Dacus, an outside director who will take the helm next month, added that the biggest impact of U.S. tariffs on the company will be on consumer behaviour rather than directly on its suppliers.

“In that environment, you need to look harder at your supply chain, you need to make sure you squeeze your costs really tightly, so you have really good control of it,” he said.

Reluctantly dealing with a $47 billion takeover bid from Canada’s Alimentation Couche-Tard, Seven & i has been on a push to boost corporate value.

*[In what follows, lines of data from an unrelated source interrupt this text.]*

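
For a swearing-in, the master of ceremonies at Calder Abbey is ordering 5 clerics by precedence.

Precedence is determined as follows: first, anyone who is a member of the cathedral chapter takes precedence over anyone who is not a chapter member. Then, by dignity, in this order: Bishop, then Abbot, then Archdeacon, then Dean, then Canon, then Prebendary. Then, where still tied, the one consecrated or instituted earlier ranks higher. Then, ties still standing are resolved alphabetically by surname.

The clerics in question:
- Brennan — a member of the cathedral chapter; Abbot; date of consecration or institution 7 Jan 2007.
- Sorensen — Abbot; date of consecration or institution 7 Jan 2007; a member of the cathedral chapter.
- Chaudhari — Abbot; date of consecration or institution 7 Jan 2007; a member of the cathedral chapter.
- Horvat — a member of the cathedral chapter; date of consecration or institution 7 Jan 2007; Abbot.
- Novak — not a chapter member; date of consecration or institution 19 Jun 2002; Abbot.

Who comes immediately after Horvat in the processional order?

By the first rule: Brennan, Chaudhari, Horvat and Sorensen (each a member of the cathedral chapter); then Novak (not a chapter member).
Brennan, Chaudhari, Horvat and Sorensen are each Abbot, so the next rule applies.
Brennan, Chaudhari, Horvat and Sorensen all have date of consecration or institution 7 Jan 2007, so the next rule applies.
Among Brennan, Chaudhari, Horvat and Sorensen, alphabetically by surname: Brennan before Chaudhari before Horvat before Sorensen.
Order: Brennan, Chaudhari, Horvat, Sorensen, Novak.

Sorensen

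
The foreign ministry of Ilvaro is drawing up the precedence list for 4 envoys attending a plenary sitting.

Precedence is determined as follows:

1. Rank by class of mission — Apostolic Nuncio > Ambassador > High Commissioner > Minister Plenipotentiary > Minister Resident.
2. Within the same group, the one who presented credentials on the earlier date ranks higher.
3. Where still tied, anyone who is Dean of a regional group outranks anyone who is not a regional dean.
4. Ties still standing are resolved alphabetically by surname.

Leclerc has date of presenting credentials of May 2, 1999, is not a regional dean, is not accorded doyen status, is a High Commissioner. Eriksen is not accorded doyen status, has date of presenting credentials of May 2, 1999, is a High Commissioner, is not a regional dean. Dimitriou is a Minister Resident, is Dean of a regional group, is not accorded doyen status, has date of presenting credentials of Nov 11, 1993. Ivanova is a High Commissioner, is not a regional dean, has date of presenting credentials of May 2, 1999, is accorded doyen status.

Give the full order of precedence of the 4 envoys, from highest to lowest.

Eriksen, Ivanova, Leclerc, Dimitriou

By class of mission: Eriksen, Ivanova and Leclerc (High Commissioner); then Dimitriou (Minister Resident).
Eriksen, Ivanova and Leclerc all have date of presenting credentials May 2, 1999, so the next rule applies.
Eriksen, Ivanova and Leclerc are each not a regional dean, so the next rule applies.
Among Eriksen, Ivanova and Leclerc, alphabetically by surname: Eriksen before Ivanova before Leclerc.
Full order: Eriksen, Ivanova, Leclerc, Dimitriou.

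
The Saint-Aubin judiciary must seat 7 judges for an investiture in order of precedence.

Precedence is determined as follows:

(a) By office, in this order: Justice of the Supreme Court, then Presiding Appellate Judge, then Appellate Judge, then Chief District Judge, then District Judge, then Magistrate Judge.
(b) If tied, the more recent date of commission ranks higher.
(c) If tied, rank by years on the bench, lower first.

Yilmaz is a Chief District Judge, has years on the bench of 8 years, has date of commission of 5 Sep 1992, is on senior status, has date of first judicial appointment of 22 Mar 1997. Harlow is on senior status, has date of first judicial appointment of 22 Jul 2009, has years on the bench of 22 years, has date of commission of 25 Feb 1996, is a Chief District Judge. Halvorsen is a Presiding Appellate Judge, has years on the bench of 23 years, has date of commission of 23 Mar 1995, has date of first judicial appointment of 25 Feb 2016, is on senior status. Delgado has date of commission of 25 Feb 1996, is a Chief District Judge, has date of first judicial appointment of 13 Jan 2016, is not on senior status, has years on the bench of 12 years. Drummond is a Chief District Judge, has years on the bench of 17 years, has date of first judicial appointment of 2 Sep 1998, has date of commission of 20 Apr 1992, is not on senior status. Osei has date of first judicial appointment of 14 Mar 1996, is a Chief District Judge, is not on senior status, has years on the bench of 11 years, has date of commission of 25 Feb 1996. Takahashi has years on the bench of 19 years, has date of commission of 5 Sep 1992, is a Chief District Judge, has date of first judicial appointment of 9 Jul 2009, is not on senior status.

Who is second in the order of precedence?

By office: Halvorsen (Presiding Appellate Judge); then Osei, Delgado, Harlow, Yilmaz, Takahashi and Drummond (Chief District Judge).
Among Osei, Delgado, Harlow, Yilmaz, Takahashi and Drummond, by date of commission (later first): Osei, Delgado and Harlow (25 Feb 1996) before Yilmaz and Takahashi (5 Sep 1992) before Drummond (20 Apr 1992).
Among Osei, Delgado and Harlow, by years on the bench (lower first): Osei (11 years) before Delgado (12 years) before Harlow (22 years).
Among Yilmaz and Takahashi, by years on the bench (lower first): Yilmaz (8 years) before Takahashi (19 years).
Order: Halvorsen, Osei, Delgado, Harlow, Yilmaz, Takahashi, Drummond.

Osei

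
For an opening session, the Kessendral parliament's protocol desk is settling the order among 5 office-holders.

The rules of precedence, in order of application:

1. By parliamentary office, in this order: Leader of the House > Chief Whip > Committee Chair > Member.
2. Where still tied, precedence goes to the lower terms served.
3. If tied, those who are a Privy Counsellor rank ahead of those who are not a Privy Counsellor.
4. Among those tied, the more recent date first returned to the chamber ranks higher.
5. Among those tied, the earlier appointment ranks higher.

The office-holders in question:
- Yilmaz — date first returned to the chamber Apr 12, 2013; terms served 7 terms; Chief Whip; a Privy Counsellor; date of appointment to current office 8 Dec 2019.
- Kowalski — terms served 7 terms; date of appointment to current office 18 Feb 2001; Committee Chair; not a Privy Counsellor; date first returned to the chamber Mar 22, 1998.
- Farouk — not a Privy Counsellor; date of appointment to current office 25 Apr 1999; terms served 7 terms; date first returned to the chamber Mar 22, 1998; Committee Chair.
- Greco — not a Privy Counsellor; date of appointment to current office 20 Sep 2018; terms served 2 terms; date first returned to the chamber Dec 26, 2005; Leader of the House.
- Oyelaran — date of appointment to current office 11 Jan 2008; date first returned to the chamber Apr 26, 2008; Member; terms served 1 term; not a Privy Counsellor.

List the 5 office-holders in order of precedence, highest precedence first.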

Delivering on that strategy largely hinges on improving its U.S. division of more than 12,000 convenience stores.

North American revenue accounts for 73% of Seven & i’s overall sales.

Seven & i still plans to list its North American subsidiary in the second half of 2026, but this will depend on market conditions at the time and a delay is possible, Dacus said.

“The initial public offering gives us the financial flexibility to invest a bit more aggressively in our stores,” he said, adding that he wanted to increase the number of stores with quick service restaurants as they are more profitable.

Other measures it has taken include selling off its superstore unit to Bain Capital and embarking on a share buyback programme worth around 2 trillion yen ($14 billion) through fiscal year 2030.

The company is engaging with its Canadian suitor but believes it will be difficult to gain the approval of U.S. antitrust regulators.

Dacus, who previously headed the special committee charged with examining Couche-Tard’s takeover bid, declined to comment on the status of negotiations.

“My appointment as CEO had nothing to do with the takeover offer,” Dacus said. “We don’t talk about Couche-Tard among the management team because there’s nothing we can do about it,” adding that was the role of the special committee.

Seven & i’s shares were trading around 2,100 yen on Friday morning, well below Couche-Tard’s offer price of 2,700 yen per share, indicating investor scepticism that a deal will materialise.